Mentre aspettava il battello che venisse a portarli via, Regina scorse in una lancetta la signorina Flora che fece un segnale col fazzoletto. Ai remi sedeva Ezio, il povero cieco, che destò un bisbiglio di compassione in tutti i presenti. La sposa si sciolse dalle compagne e scese a riva incontro alla contessina, che saltò a terra e se la prese tra le braccia.

Regina ebbe appena il tempo di nascondere la faccia nel seno della buona amica, perchè un improvviso colpo di pianto le schiantò il cuore.

- Taci, non piangere - le sussurrò Flora. - Non farti sentire, non farti vedere a piangere per me, non c'è ragione. Dio c'è per tutti, specialmente per i più infelici. Vedrai che Iddio mi aiuterà e preparerà anche a me qualche compenso. Tu non cessare di pregare per me, per lui... per tutti. Ho bisogno che Egli compia un miracolo e che mantenga in me la fede che muove le montagne, fa vedere i ciechi e camminare i morti. Guai se viene a mancare la fede a chi cammina sui flutti! si precipiterebbe tutti sul fondo. Pregherai?

- Sì, sì, tutte le volte che mi sentirò più contenta - disse Regina, asciugandosi di nascosto le lagrime.

- Grazie. Io godrò di ogni tua ora felice, Regina. Salutami il tuo Amedeo e digli che non ti rubi troppo. Avrò forse ancora molto bisogno di te....

- Anche lei presto, contessina, farà questo passo. Voglio metterle io, in capo, il velo di sposa.

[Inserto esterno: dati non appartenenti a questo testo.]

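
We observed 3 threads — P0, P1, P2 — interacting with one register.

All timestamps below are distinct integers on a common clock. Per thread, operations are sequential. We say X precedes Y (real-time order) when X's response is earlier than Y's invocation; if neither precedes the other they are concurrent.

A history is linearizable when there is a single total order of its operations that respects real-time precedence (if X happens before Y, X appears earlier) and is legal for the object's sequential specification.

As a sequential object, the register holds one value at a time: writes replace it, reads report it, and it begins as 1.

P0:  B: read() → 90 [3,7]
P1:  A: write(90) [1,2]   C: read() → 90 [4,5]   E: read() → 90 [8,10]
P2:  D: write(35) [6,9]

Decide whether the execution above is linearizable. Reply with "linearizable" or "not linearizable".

witness order: A, B, C, E, D
after step 1 (A write(90)): value 90
after step 2 (B read() → 90): value 90
after step 3 (C read() → 90): value 90
after step 4 (E read() → 90): value 90
after step 5 (D write(35)): value 35

linearizable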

- Chi sa? l'avvenire è nelle mani di Dio: e non le facciamo noi le strade per cui si cammina. Non meravigliarti se le cose andranno per un'altra strada. -

Regina cercò di scoprire negli occhi della contessina il segreto di queste parole: ma un improvviso squillo di cornetta avvertì che il battello era in vista. Le due giovani si baciarono ancora una volta sulle gote e si sciolsero senza poter pronunciare altre parole. Flora entrò nella lancetta che si distaccò lentamente dalla riva, mentre nuovi auguri e nuovi evviva salutavano i due sposi.

 

*

* *

 

L'ottobre a un tratto si volse al piovoso, e, come accade spesso, la stagione precipitò verso l'inverno con giornate tristi e agitate da freddi venti di nord.

Il dottore fece intendere che il rimanere sul lago non poteva essere prudente per donna Vincenzina, che usciva da una grossa battaglia; e consigliò un lungo soggiorno in Riviera, dove anche Ezio avrebbe potuto trovare più conforto nella mitezza del clima.

Massimo approvò questo consiglio e si offerse di essere compagno e guida. La zia Vincenzina mise quasi per condizione che anche Flora l'accompagnasse. Era un premio che la sua infermiera s'era ben meritato; e non avrebbe fatto male manco a lei un mese di riposo dopo si grandi strapazzi. Ma bisognava ottenere l'approvazione del signor Cresti, dell'impaziente fidanzato, che vedevasi offeso nei suoi diritti per ogni minuto sottratto alla sua felicità.

Questa partenza, foss'anche per un mese solo, minacciava di ritardare ancora un matrimonio, che era già andato fin troppo per le lunghe tra mille dolorosi accidenti.

Ma la zia Vincenzina assunse sopra di l'incarico di scrivere al signor del Pioppino una bella lettera, a nome anche di Massimo, per implorare la desiderata grazia. Un mese di riposo in Riviera avrebbe restituita una sposa ancor più bella e robusta; e del resto chi impediva il signor Cresti di fare un paio di valigie e di partire anche lui in compagnia?

La zia lesse la lettera a Flora che s'incaricò di farla recapitare; e seguendo un suo segreto pensiero, colse questo pretesto per andare essa stessa in cerca del suo padrone e fidanzato, lassù al Pioppino.